Flushed with the success of her mission, she drunkenly makes her way back to the train station and then to her car, sits there for an hour or so, and then heads home.
From there, everything seems to go downhill for Annie. While Paul does not directly accuse her of being in his apartment the next day, she thinks he knows she was. In addition, a girl has gone missing from Annie’s area, and from a CCTV that captured the last known movement of the girl, Annie knows it is her car Chloe passes in front of. But Annie did not see her: she was not paying attention to anything outside. Feeling badly, she joins in the searches for the girl, but the others in the group she’s assigned to find her both weird and a little creepy due to her awkwardness.
After some hesitation, Annie finally calls the police to tell them she may have been the last person to see Chloe, even though she didn’t actually see the girl.

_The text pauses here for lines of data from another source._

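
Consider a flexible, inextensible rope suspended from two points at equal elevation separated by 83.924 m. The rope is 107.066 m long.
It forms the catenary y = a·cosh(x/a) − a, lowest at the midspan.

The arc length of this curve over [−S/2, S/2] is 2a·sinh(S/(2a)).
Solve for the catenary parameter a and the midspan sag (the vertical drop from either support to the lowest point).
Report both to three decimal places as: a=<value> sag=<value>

seed: a₀ = √(S³/(24(L−S))) = √(83.924³/(24·23.142)) = 32.622947
iter 1: u=1.286272  f(a)=+1.992e+00  f'(a)=-1.668e+00  a ← 32.622947 − (+1.992e+00/-1.668e+00) = 33.817096
iter 2: u=1.240852  f(a)=+1.146e-01  f'(a)=-1.481e+00  a ← 33.817096 − (+1.146e-01/-1.481e+00) = 33.894465
iter 3: u=1.238019  f(a)=+4.304e-04  f'(a)=-1.470e+00  a ← 33.894465 − (+4.304e-04/-1.470e+00) = 33.894758
iter 4: u=1.238009  f(a)=+6.125e-09  f'(a)=-1.470e+00  a ← 33.894758 − (+6.125e-09/-1.470e+00) = 33.894758
iter 5: u=1.238009  f(a)=-1.421e-14  f'(a)=-1.470e+00  a ← 33.894758 − (-1.421e-14/-1.470e+00) = 33.894758
converged: |Δa| < 1e-12 after 5 iterations
sag = a·(cosh(S/(2a)) − 1) = 33.894758·(cosh(1.238009) − 1) = 29.466403
T_max/T_min = cosh(S/(2a)) = 1.869350

a=33.895 sag=29.466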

When the police visit, she tells them this. But there are questions about her timeline, and they want to know why she didn’t actually see the girl who passed right in front of her. She has no good answer, of course, other than she was drink, but she can’t tell them that.
When people find out Annie has been interviewed by the police, suddenly the shy, awkward girl is the center of attention in the office. She enjoys it for awhile, but finds that being unable to give up any real meat about the case returns her to her lonely world.
During the searches, Annie sees that Chloe’s two best friends are behaving oddly. She doesn’t mention this to the police, makes a few (awkward, of course) mentions of the friends to her search team, and it’s clear they wish she was anywhere except with them.
After Chloe goes missing, and between scenes of the present, we get flashbacks to Annie’s childhood. Known as Lottie then, one day two older girls want to include her in a secret club that involves pixies (fairies). creatures Lottie is fascinated by. The girls draw her in by setting trials she has to complete, which she does, and the last of those is a rather heinous one: sacrifice.
All of this informs Annie’s rather odd development and her awkwardness in her adult life. Eventually, Paul confronts her about being in his apartment, but doesn’t fire her. The searches are called off, and the press gets wind of Annie’s past, then police return to question her some more, and eventually, her lie is going off the rails and she considers that she may need to flee.
But then a shocking conclusion brings the entire case crashing down: more secrets are revealed, and we find that sometimes, those closest to you can be the worst for you.
It’s a great story, and Holmes captures the shy, awkward kid turning into a shy, awkward adult incredibly well. There are no major plot or character issues, and this one gets a 4.5 out of 5 stars from me, rounded up to five.
Thanks to Agora Books and NetGalley for the review copy.